- The University of Michigan’s consumer-sentiment index fell to 90.7 in January, well below expectations of 96.4.
- It was the lowest consumer-confidence reading since October 2016.
- Americans cited the government shutdown, President Donald Trump’s tariffs, and the recent stock-market sell-off as reasons for their worries.
Americans are starting to get worried about the future of the US economy, and they’re listing President Donald Trump’s policies as a big part of their concerns.
The University of Michigan consumer-sentiment index fell to 90.7 in January, down from 98.3 in December and the lowest reading for the index since October 2016. The index also came in well below economists’ expectations of 96.4.
The forward-looking consumer-expectations index, which asks people about their view of the economy in the year ahead, sank to its lowest level since mid-2014.
According to Richard Curtin, the chief economist of the survey, recent policy changes in Washington, DC, contributed to the fall in consumer confidence.
“The loss was due to a host of issues including the partial government shutdown, the impact of tariffs, instabilities in financial markets, the global slowdown, and the lack of clarity about monetary policies,” Curtin said in a press release.
Following the election of Trump, Republicans’ outlook on the economy soared – pulling up the whole index. But that sudden upswing in prospects is starting to fade, dragging the index with it.
As an example of concerns about Trump and the government, fewer people are telling the Michigan surveyors about the positive effects of policy. The per cent of respondent making positive comments on government economic policy fell below 10% for the first time since Trump’s election.
“Consumers judged recent news as the least favourable they had heard about the economy since late 2011,” Curtin said. “Negative references to government policies were cited nearly four times as frequently as positive mentions. These negative references included the shutdown and taxes, both mentioned by about one-in-ten, and tariffs, mentioned by 30%.”

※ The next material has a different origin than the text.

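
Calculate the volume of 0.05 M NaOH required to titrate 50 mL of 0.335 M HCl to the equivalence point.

At equivalence: moles acid = moles base. moles HCl = 0.335 × 50/1000 = 0.01675 mol. V_base = moles / 0.05 × 1000 = 335.0 mL.

V_{base} = 335.0 mL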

While the sentiment drop is certainly worrying, Curtin said the survey did not reveal all bad news. The relative strength of Americans’ personal finances helped to blunt the otherwise glum report.
“While the January falloff in optimism is certainly consistent with a slowdown in the pace of growth, it does not yet indicate the start of a sustained downturn in economic activity,” he said. “It is the strength in personal finances that will continue to support consumption expenditures at favourable levels in 2019.”
Thomas Simons, the senior money-market economist at Jefferies, also took a positive spin on what was a bad report. Simons cited the temporary nature of many of the problems cited in the report.
“The equity market volatility that prevailed throughout December seems to have moderated, the ongoing government shutdown will eventually be resolved (we think), and concerns about the Fed raising interest rates too quickly has abated due to their recent talk about exercising ‘patience’ and characterising rates as currently being close to neutral,” he said.